DHAKA - More than 95.72 million people of Bangladesh are likely to be displaced by environmental and weather-related disasters by 2040, experts have warned, and the situation is likely to grow worse as climatic disorders exacerbate such problems.
The Unnayan Onneshan (Development Search), an independent multidisciplinary think tank, revealed in its new research that the number of climate change-induced forced displacement cases is increasing at an alarming proportion in Bangladesh, according to a report released in Dhaka on Thursday.
Taking into account floods, cyclones, river bank erosion, and droughts as usual scenarios, the leading research organization estimates that climate change-induced migration rate in Bangladesh may reach 22.37 million, 48.28 million, and 95.72 million by 2020, 2030, and 2040 respectively.
Analyzing existing data, the Unnayan Onneshan has found that an average 2.5 million people are displaced permanently by every major flood. Within the last five years, Cyclone Sidr displaced 650,000 people, Cyclone Bijli displaced 20,000 people, and another 842,000 were displaced by Cyclone Aila.
Moreover, 1.45 million people were displaced due to river bank erosion in 2012, and 3 million people were displaced internally, both directly and indirectly, on a temporary basis due to drought in 2011.
Referring to the increased number of displacement cases over the years, the Unnayan Onneshan alerts that flood may displace 5.25 million, 11.02 million, and 23.16 million people by 2020, 2030, and 2040 respectively, based upon the historical trend.
If radical actions are not taken, 1.58 million, 6.46 million, and 26.39 million may be displaced due to cyclone by 2020, 2030, and 2040 respectively. In addition, if the current situation continues unabated, river bank erosion could displace 11.62 million, 26.15 million, and 40.67 million by 2020, 2030 and 2040 respectively.
In addition, 3.92 million, 4.64 million, and 5.5 million may be displaced due to drought by 2020, 2030, and 2040.
The report titled “The Tempest of Exodus: The Case of Climate Change-induced Displacement in Bangladesh and International Negotiations” was released under its Durban to Doha Technical Paper Series as the countries negotiate in Doha on the actions to be taken to combat climate change under the United Nations Framework Convention on Climate Change (UNFCCC).
Rashed Al Mahmud Titumir, chairperson of the Unnayan Onneshan, said Bangladesh is one of the most vulnerable countries to climate change due to a number of hydrological, geological, and socio-economic factors.
He said the impact of climate change is visible in the form of extreme temperature, erratic rainfall, and increased number of intensified floods, cyclones, droughts, prevalence of rough weather in the bay, aggravated by poverty-related vulnerabilities and poor infrastructure.

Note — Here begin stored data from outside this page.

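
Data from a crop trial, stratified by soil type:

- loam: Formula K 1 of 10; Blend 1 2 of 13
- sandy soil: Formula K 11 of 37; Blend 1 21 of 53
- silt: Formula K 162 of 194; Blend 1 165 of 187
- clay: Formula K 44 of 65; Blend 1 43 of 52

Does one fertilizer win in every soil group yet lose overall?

No

Loam: Formula K 1/10 = 10.0%, Blend 1 2/13 = 15.4% → Blend 1
Sandy soil: Formula K 11/37 = 29.7%, Blend 1 21/53 = 39.6% → Blend 1
Silt: Formula K 162/194 = 83.5%, Blend 1 165/187 = 88.2% → Blend 1
Clay: Formula K 44/65 = 67.7%, Blend 1 43/52 = 82.7% → Blend 1
Overall: Formula K 218/306 = 71.2%, Blend 1 231/305 = 75.7% → Blend 1
Blend 1 wins overall and in every soil group — no reversal.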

Pointing to the inaction at the international negotiations, the Unnayan Onneshan says: “The upsurge in migration, caused by environmental degradation and climate change, is unprecedented; yet the world is still mired only in ‘expression of intent’ in the climate change negotiations, at the cost of the people’s lives and livelihood, particularly the poor and the marginalized, who have no contribution in changing the climate.”